12 May 2007

Welcome Home

Having returned from our stay in Edinburgh, I immediately began experiencing holiday flashbacks.

Upon arrival in Horsham the first thing I did was leave on a business trip to Birmingham. As I checked into the Travel Inn I found the room startlingly, though perhaps not surprisingly, identical to the Travel Inn I had just left in Edinburgh. I realize these are cookie-cutter motels but the exacting detail gave me a strange feeling of déjà vu.

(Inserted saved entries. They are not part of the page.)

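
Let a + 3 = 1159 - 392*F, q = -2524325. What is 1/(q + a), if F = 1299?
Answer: -1/3032377 ≈ -3.2977e-7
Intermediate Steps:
a = -508052 (a = -3 + (1159 - 392*1299) = -3 + (1159 - 509208) = -3 - 508049 = -508052)
1/(q + a) = 1/(-2524325 - 508052) = 1/(-3032377) = -1/3032377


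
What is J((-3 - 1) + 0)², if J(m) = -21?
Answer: 441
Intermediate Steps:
J((-3 - 1) + 0)² = (-21)² = 441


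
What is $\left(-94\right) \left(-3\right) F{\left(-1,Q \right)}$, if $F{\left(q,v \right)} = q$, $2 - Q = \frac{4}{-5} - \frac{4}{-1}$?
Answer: $-282$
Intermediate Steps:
$Q = - \frac{6}{5}$ ($Q = 2 - \left(\frac{4}{-5} - \frac{4}{-1}\right) = 2 - \left(4 \left(- \frac{1}{5}\right) - -4\right) = 2 - \left(- \frac{4}{5} + 4\right) = 2 - \frac{16}{5} = - \frac{6}{5} \approx -1.2$)
$\left(-94\right) \left(-3\right) F{\left(-1,Q \right)} = \left(-94\right) \left(-3\right) \left(-1\right) = 282 \left(-1\right) = -282$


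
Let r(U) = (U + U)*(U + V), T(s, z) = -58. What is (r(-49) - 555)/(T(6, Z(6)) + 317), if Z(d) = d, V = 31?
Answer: 1209/259 ≈ 4.6680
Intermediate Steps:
r(U) = 2*U*(31 + U) (r(U) = (U + U)*(U + 31) = (2*U)*(31 + U) = 2*U*(31 + U))
(r(-49) - 555)/(T(6, Z(6)) + 317) = (2*(-49)*(31 - 49) - 555)/(-58 + 317) = (2*(-49)*(-18) - 555)/259 = (1764 - 555)*(1/259) = 1209*(1/259) = 1209/259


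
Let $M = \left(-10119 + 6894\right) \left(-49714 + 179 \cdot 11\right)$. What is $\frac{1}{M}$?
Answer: $\frac{1}{153977625} \approx 6.4945 \cdot 10^{-9}$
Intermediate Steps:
$M = 153977625$ ($M = - 3225 \left(-49714 + 1969\right) = \left(-3225\right) \left(-47745\right) = 153977625$)
$\frac{1}{M} = \frac{1}{153977625}$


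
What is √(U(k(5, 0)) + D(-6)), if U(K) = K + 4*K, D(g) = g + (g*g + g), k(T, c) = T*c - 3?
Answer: 3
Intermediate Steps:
k(T, c) = -3 + T*c
D(g) = g² + 2*g (D(g) = g + (g² + g) = g + (g + g²) = g² + 2*g)
U(K) = 5*K
√(U(k(5, 0)) + D(-6)) = √(5*(-3 + 5*0) - 6*(2 - 6)) = √(5*(-3 + 0) - 6*(-4)) = √(5*(-3) + 24) = √(-15 + 24) = √9 = 3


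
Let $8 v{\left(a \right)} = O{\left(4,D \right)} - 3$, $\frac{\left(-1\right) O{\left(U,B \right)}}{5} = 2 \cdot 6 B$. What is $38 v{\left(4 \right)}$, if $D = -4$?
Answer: $\frac{4503}{4} \approx 1125.8$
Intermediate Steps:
$O{\left(U,B \right)} = - 60 B$ ($O{\left(U,B \right)} = - 5 \cdot 2 \cdot 6 B = - 5 \cdot 12 B = - 60 B$)
$v{\left(a \right)} = \frac{237}{8}$ ($v{\left(a \right)} = \frac{\left(-60\right) \left(-4\right) - 3}{8} = \frac{240 - 3}{8} = \frac{1}{8} \cdot 237 = \frac{237}{8}$)
$38 v{\left(4 \right)} = 38 \cdot \frac{237}{8} = \frac{4503}{4}$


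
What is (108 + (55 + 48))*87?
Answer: 18357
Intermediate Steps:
(108 + (55 + 48))*87 = (108 + 103)*87 = 211*87 = 18357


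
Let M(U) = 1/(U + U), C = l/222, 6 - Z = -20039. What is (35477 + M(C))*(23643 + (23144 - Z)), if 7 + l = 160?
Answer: 16128670696/17 ≈ 9.4875e+8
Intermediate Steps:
l = 153 (l = -7 + 160 = 153)
Z = 20045 (Z = 6 - 1*(-20039) = 6 + 20039 = 20045)
C = 51/74 (C = 153/222 = 153*(1/222) = 51/74 ≈ 0.68919)
M(U) = 1/(2*U)
(35477 + M(C))*(23643 + (23144 - Z)) = (35477 + 1/(2*(51/74)))*(23643 + (23144 - 1*20045)) = (35477 + (1/2)*(74/51))*(23643 + (23144 - 20045)) = (35477 + 37/51)*(23643 + 3099) = (1809364/51)*26742 = 16128670696/17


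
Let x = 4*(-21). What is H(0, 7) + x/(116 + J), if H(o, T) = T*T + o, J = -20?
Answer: 385/8 ≈ 48.125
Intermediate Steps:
H(o, T) = o + T² (H(o, T) = T² + o = o + T²)
x = -84
H(0, 7) + x/(116 + J) = (0 + 7²) - 84/(116 - 20) = (0 + 49) - 84/96 = 49 - 84*1/96 = 49 - 7/8 = 385/8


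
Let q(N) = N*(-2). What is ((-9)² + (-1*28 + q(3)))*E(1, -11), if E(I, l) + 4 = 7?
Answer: 141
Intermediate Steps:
E(I, l) = 3 (E(I, l) = -4 + 7 = 3)
q(N) = -2*N
((-9)² + (-1*28 + q(3)))*E(1, -11) = ((-9)² + (-1*28 - 2*3))*3 = (81 + (-28 - 6))*3 = (81 - 34)*3 = 47*3 = 141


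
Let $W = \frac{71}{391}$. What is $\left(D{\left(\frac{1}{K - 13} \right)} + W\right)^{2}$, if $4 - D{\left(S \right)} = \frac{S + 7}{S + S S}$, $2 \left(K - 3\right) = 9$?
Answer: $\frac{13767502225}{5503716} \approx 2501.5$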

No sooner did I return home when—while walking through the market square on Saturday morning—we were greeted by the sound of bagpipes. Turns out I hadn't slipped thorough a time/space fissure but had merely stumbled upon our town's Annual Day Of Dance.
  

Yeee Haaaw
 
The Day Of Dance, despite being a yearly occurrence, never fails to take us by surprise and it's always an unexpected pleasure to find the town center turned into a colorful jumble of Morris Men, Magogs, cloggers and various folk dancers all banging sticks, clacking heels and waving scarves to a cacophony of folksy instruments (as well as the occasional bagpipe).

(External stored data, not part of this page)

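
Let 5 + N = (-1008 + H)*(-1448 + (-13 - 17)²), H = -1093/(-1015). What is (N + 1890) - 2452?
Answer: 559495291/1015 ≈ 5.5123e+5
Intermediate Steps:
H = 1093/1015 (H = -1093*(-1/1015) = 1093/1015 ≈ 1.0768)
N = 560065721/1015 (N = -5 + (-1008 + 1093/1015)*(-1448 + (-13 - 17)²) = -5 - 1022027*(-1448 + (-30)²)/1015 = -5 - 1022027*(-1448 + 900)/1015 = -5 - 1022027/1015*(-548) = -5 + 560070796/1015 = 560065721/1015 ≈ 5.5179e+5)
(N + 1890) - 2452 = (560065721/1015 + 1890) - 2452 = 561984071/1015 - 2452 = 559495291/1015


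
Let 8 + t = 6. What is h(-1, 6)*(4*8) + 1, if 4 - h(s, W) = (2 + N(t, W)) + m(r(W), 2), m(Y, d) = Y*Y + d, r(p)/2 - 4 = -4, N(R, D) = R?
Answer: 65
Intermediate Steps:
t = -2 (t = -8 + 6 = -2)
r(p) = 0 (r(p) = 8 + 2*(-4) = 8 - 8 = 0)
m(Y, d) = d + Y² (m(Y, d) = Y² + d = d + Y²)
h(s, W) = 2 (h(s, W) = 4 - ((2 - 2) + (2 + 0²)) = 4 - (0 + (2 + 0)) = 4 - (0 + 2) = 4 - 1*2 = 4 - 2 = 2)
h(-1, 6)*(4*8) + 1 = 2*(4*8) + 1 = 2*32 + 1 = 64 + 1 = 65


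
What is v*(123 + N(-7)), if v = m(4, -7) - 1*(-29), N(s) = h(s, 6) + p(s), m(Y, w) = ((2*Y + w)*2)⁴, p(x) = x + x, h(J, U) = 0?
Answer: 4905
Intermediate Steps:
p(x) = 2*x
m(Y, w) = (2*w + 4*Y)⁴ (m(Y, w) = ((w + 2*Y)*2)⁴ = (2*w + 4*Y)⁴)
N(s) = 2*s (N(s) = 0 + 2*s = 2*s)
v = 45 (v = 16*(-7 + 2*4)⁴ - 1*(-29) = 16*(-7 + 8)⁴ + 29 = 16*1⁴ + 29 = 16*1 + 29 = 16 + 29 = 45)
v*(123 + N(-7)) = 45*(123 + 2*(-7)) = 45*(123 - 14) = 45*109 = 4905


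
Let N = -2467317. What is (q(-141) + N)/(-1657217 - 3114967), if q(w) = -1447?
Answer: 617191/1193046 ≈ 0.51732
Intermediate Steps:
(q(-141) + N)/(-1657217 - 3114967) = (-1447 - 2467317)/(-1657217 - 3114967) = -2468764/(-4772184) = -2468764*(-1/4772184) = 617191/1193046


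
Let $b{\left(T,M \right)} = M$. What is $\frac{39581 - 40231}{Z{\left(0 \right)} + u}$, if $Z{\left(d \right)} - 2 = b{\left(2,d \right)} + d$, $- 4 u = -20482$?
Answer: $- \frac{260}{2049} \approx -0.12689$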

On this day, you can't swing a faggot (and before you start scrambling for the Civil Liberties Union's phone number, that means a bundle of sticks, or a tasty meat ball traditionally made from pig heart, liver and fatty bacon minced together with herbs and breadcrumbs) without hitting someone dressed in rags, jingle-bells and a funny hat. I don't know if these festivals take place in any of the surrounding towns, but I know they didn't happen in Clifton Park, so it's always a treat to discover that the dancers have arrived.
  

Really, how deeply do you have to look into this before you
begin to suspect that, in the past, it ended in human sacrifice?
(NOTE: Currently, human sacrifice is discouraged outside of Wales.)
  
If you've never seen a Morris Dance, it's impossible to describe. It's also impossible not to watch them for any length of time and not come to realize that, while the fanciful Irish and Scottish folk dances have their roots in more recent times, the Morris Dances—though admittedly sillier—seem authentically rooted in the pagan past. How or why they were handed down to the present generation I'll never know, but that's only because I'm too lazy to bother looking it up; I expect there is a plethora of information out there just waiting to be mined.
  

The best thing about Morris dancers is
they are easy to pick out of a crowd
  
But whatever the reason, I'm just grateful they migrate to Horsham once a year, and that I am here to enjoy them, and, most of all, that our local butcher sells faggots.